Selon la responsable associative Maya Wang, l’entreprise américaine Thermo Fisher a joué un rôle central dans la mise en œuvre de ce dispositif de fichage massif chinois, car “pour des technologies de pointe comme le séquençage génétique, la Chine dépend encore beaucoup du savoir-faire d’entreprises étrangères”, note-t-elle en outre. À en croire ses déclarations que l’on peut estimer instruites, la société américaine serait la seule entreprise étrangère à fournir des séquenceurs génétiques au régime de Pékin. D’après l’agence de presse « Chine nouvelle » que l’on sait rattachée au gouvernement de Pékin, 36 millions d’échantillons auraient été collectés entre 2016 et 2017, sans que l’on sache si la campagne a dépassé la seule région du Xinjiang, peuplée de 24 millions d’habitants, ou si des échantillons ont été collectés plusieurs fois. Selon plusieurs publications chinoises citées par l’enquête du New York Times, l’un des objectifs prioritaires des autorités chinoises visait à pouvoir trier les informations génétiques ultrasensibles selon des critères ethniques.Et ceci, àdes fins de répression menée par le Parti communiste chinois dans sa lointaine province de l’Ouest selon The New York Times, peuplée par 10 millions de musulmans d’ethnie d’Ouïghoure et kazakhe.Leur fichage génétique ayant été grandement facilité par la collaboration active de l’éminent généticien américain Kenneth Kidd. La prestigieuse revue « Nature » avait d’ailleurs confirmé en 2017 que le séquençage était réalisé, grâce aux équipements scientifiques fournis par le groupe « Thermo Fisher », qui a réalisé 24,3 milliards de dollars de chiffre d’affaires en 2018.

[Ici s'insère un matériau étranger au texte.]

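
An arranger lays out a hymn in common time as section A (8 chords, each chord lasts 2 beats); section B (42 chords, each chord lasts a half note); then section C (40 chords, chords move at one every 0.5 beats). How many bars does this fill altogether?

30 bars

A: 8 × 2 = 16 beats = 4 bars.
B: 42 × 2 = 84 beats = 21 bars.
C: 40 × 0.5 = 20 beats = 5 bars.
Total: 4 + 21 + 5 = 30 bars.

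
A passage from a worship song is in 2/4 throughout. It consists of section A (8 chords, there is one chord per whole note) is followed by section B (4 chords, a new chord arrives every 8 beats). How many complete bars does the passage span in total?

A: 8 × 4 = 32 beats = 16 bars.
B: 4 × 8 = 32 beats = 16 bars.
Total: 16 + 16 = 32 bars.

32 bars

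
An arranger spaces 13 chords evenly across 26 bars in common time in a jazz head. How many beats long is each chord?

8 beats

26 bars × 4 beats/bar = 104 beats total.
104 beats ÷ 13 chords = 8 beats per chord.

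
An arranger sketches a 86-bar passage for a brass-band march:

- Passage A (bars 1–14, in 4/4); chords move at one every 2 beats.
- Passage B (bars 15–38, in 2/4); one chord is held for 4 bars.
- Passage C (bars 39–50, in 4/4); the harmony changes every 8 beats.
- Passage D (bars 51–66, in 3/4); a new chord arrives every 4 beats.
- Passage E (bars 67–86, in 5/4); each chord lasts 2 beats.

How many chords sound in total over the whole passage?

A: 14·4 = 56 beats, 56/2 = 28 chords.
B: 24·2 = 48 beats, 48/8 = 6 chords.
C: 12·4 = 48 beats, 48/8 = 6 chords.
D: 16·3 = 48 beats, 48/4 = 12 chords.
E: 20·5 = 100 beats, 100/2 = 50 chords.
Total: 28 + 6 + 6 + 12 + 50 = 102.

102 chords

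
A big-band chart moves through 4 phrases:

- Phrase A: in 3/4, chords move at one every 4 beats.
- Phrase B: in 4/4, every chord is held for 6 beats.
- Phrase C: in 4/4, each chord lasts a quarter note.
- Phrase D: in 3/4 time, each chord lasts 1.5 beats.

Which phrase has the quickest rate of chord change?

A: 3/4 = 0.75 chords/bar.
B: 4/6 = 2/3 chords/bar.
C: 4/1 = 4 chords/bar.
D: 3/1.5 = 2 chords/bar.
Fastest is C at 4 chords/bar.

Phrase C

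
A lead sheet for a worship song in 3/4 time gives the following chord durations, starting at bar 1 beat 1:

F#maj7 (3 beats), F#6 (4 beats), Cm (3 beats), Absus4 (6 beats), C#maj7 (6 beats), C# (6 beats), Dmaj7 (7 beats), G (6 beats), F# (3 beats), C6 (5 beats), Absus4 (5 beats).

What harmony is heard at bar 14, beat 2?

G

Beat 2 of bar 14 is beat (14−1)×3 + 2 = 41 overall.
Running totals: F#maj7 ends at 3, F#6 ends at 7, Cm ends at 10, Absus4 ends at 16, C#maj7 ends at 22, C# ends at 28, Dmaj7 ends at 35, G ends at 41.
Beat 41 falls within G.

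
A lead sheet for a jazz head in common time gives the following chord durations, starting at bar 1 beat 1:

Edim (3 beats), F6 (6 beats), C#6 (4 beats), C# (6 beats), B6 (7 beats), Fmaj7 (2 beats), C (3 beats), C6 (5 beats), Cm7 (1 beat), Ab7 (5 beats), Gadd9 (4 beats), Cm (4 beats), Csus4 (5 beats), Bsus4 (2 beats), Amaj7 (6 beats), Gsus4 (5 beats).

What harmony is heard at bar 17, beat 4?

Gsus4

Beat 4 of bar 17 is beat (17−1)×4 + 4 = 68 overall.
Running totals: Edim ends at 3, F6 ends at 9, C#6 ends at 13, C# ends at 19, B6 ends at 26, Fmaj7 ends at 28, C ends at 31, C6 ends at 36, Cm7 ends at 37, Ab7 ends at 42, Gadd9 ends at 46, Cm ends at 50, Csus4 ends at 55, Bsus4 ends at 57, Amaj7 ends at 63, Gsus4 ends at 68.
Beat 68 falls within Gsus4.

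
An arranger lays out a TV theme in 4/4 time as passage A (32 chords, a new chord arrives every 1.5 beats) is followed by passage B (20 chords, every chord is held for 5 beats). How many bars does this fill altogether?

A: 32 × 1.5 = 48 beats = 12 bars.
B: 20 × 5 = 100 beats = 25 bars.
Total: 12 + 25 = 37 bars.

37 bars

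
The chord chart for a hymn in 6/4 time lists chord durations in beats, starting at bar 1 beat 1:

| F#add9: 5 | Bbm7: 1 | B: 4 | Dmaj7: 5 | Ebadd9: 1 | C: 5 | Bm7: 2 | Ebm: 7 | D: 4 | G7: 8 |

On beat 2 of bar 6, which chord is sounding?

Beat 2 of bar 6 is beat (6−1)×6 + 2 = 32 overall.
Running totals: F#add9 ends at 5, Bbm7 ends at 6, B ends at 10, Dmaj7 ends at 15, Ebadd9 ends at 16, C ends at 21, Bm7 ends at 23, Ebm ends at 30, D ends at 34.
Beat 32 falls within D.

D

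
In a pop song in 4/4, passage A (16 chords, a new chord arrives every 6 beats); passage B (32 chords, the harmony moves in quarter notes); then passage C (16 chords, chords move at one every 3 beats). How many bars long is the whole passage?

44 bars

A: 16 × 6 = 96 beats = 24 bars.
B: 32 × 1 = 32 beats = 8 bars.
C: 16 × 3 = 48 beats = 12 bars.
Total: 24 + 8 + 12 = 44 bars.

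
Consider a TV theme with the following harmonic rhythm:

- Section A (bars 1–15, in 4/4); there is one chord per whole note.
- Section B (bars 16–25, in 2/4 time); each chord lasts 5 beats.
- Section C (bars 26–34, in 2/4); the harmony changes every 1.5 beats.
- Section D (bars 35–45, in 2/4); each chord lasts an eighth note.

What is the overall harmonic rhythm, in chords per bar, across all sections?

A: 15 × 4 = 60 beats ÷ 4 = 15 chords.
B: 10 × 2 = 20 beats ÷ 5 = 4 chords.
C: 9 × 2 = 18 beats ÷ 1.5 = 12 chords.
D: 11 × 2 = 22 beats ÷ 0.5 = 44 chords.
Overall: 75 chords over 45 bars → 75/45 = 5/3 chords per bar.

5/3 chords per bar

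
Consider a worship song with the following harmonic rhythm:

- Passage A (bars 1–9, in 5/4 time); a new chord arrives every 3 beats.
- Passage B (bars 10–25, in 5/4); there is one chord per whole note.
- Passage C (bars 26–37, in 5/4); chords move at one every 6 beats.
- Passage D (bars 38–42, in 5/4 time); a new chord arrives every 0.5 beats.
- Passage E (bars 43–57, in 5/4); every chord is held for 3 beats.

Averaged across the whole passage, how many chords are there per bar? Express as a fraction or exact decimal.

40/19 chords per bar

A: 9 bars of 5 beats is 45 beats; at 3 beats each that's 15 chords.
B: 16 bars of 5 beats is 80 beats; at 4 beats each that's 20 chords.
C: 12 bars of 5 beats is 60 beats; at 6 beats each that's 10 chords.
D: 5 bars of 5 beats is 25 beats; at 0.5 beats each that's 50 chords.
E: 15 bars of 5 beats is 75 beats; at 3 beats each that's 25 chords.
Overall: 120 chords over 57 bars → 120/57 = 40/19 chords per bar.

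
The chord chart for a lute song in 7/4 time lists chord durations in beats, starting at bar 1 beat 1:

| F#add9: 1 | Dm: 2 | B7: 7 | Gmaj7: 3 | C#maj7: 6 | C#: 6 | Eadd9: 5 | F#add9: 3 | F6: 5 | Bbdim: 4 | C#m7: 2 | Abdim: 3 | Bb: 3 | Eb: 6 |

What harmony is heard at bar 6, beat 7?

Bbdim

Beat 7 of bar 6 is beat (6−1)×7 + 7 = 42 overall.
Running totals: F#add9 ends at 1, Dm ends at 3, B7 ends at 10, Gmaj7 ends at 13, C#maj7 ends at 19, C# ends at 25, Eadd9 ends at 30, F#add9 ends at 33, F6 ends at 38, Bbdim ends at 42.
Beat 42 falls within Bbdim.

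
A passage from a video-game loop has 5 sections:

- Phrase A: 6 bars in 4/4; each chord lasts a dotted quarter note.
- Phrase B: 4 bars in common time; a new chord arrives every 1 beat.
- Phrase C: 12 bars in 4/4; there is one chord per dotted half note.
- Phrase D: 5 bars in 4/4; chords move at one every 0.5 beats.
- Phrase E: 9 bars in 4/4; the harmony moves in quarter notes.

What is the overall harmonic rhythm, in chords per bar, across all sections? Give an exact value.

31/9 chords per bar

A: 6 bars of 4 beats is 24 beats; at 1.5 beats each that's 16 chords.
B: 4 bars of 4 beats is 16 beats; at 1 beat each that's 16 chords.
C: 12 bars of 4 beats is 48 beats; at 3 beats each that's 16 chords.
D: 5 bars of 4 beats is 20 beats; at 0.5 beats each that's 40 chords.
E: 9 bars of 4 beats is 36 beats; at 1 beat each that's 36 chords.
Overall: 124 chords over 36 bars → 124/36 = 31/9 chords per bar.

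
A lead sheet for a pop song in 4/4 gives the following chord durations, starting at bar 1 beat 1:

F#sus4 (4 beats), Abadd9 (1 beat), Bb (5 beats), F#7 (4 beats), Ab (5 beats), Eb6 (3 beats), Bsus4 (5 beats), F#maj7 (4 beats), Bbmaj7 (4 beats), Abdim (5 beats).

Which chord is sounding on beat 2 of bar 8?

F#maj7

Beat 2 of bar 8 is beat (8−1)×4 + 2 = 30 overall.
Running totals: F#sus4 ends at 4, Abadd9 ends at 5, Bb ends at 10, F#7 ends at 14, Ab ends at 19, Eb6 ends at 22, Bsus4 ends at 27, F#maj7 ends at 31.
Beat 30 falls within F#maj7.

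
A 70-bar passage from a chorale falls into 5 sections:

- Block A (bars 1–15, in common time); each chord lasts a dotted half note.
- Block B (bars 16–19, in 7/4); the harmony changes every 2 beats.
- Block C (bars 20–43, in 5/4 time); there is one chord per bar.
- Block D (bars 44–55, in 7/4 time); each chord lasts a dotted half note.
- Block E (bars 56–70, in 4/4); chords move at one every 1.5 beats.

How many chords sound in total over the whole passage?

126 chords

A: 15 bars × 4 beats = 60 beats; 3 beats/chord → 20 chords.
B: 4 bars × 7 beats = 28 beats; 2 beats/chord → 14 chords.
C: 24 bars × 5 beats = 120 beats; 5 beats/chord → 24 chords.
D: 12 bars × 7 beats = 84 beats; 3 beats/chord → 28 chords.
E: 15 bars × 4 beats = 60 beats; 1.5 beats/chord → 40 chords.
Total: 20 + 14 + 24 + 28 + 40 = 126.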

Pour autant, la spécialiste de l’ONG Human Rights Watch regrette vivement que la multinationale « Thermo Fisher » ait attendu si longtemps pour nettement couper les ponts avec les visées liberticides de la Chine. Human Right Watch avait d’ailleurs adressé à ce titre –courant 2017–deux courriers à la multinationale américaine,afin d’alerter celle-ci sur les usages détournés par la police chinoise de leur matériel médical.Dans la foulée de cette action début 2018, la commission du Congrès américain sur la Chine avait rapidement demandé à la multinationale d’éclaircir son rôle exact dans la surveillance des Ouïghours. Les dirigeants de Thermo Fisher ont à chaque fois plaidé– business oblige – « l’impossibilité de surveiller l’utilisation de leurs produits par tous leurs clients ».« Science sans conscience », l’adage est bien connu…

Pour l’heure, l’arrêt partiel de cette collaboration ne concerne que la province du Xinjiang, déplore Maya Wang. Alors même que le régime Chinois autorise aussi la collecte des données ADN au niveau national,toujours via l’usage du matériel fourni par « Thermo Fisher » pour traiter ces informations. “Même si c’est de manière beaucoup moins systématique qu’au Xinjiang, cela n’en reste pas moins très problématique au regard des droits de l’individu”, note la responsable associative dans les colonnes de Libération. Enfin, elle craint “que Pékin fasse parvenir les séquenceurs génétiques aux autorités du Xinjiang, même s’ils ont été livrés ailleurs dans le pays” pour d’autres buts... Cette occurrence de contournement sera sans aucun doute très tentante pour les autorités de Pékin.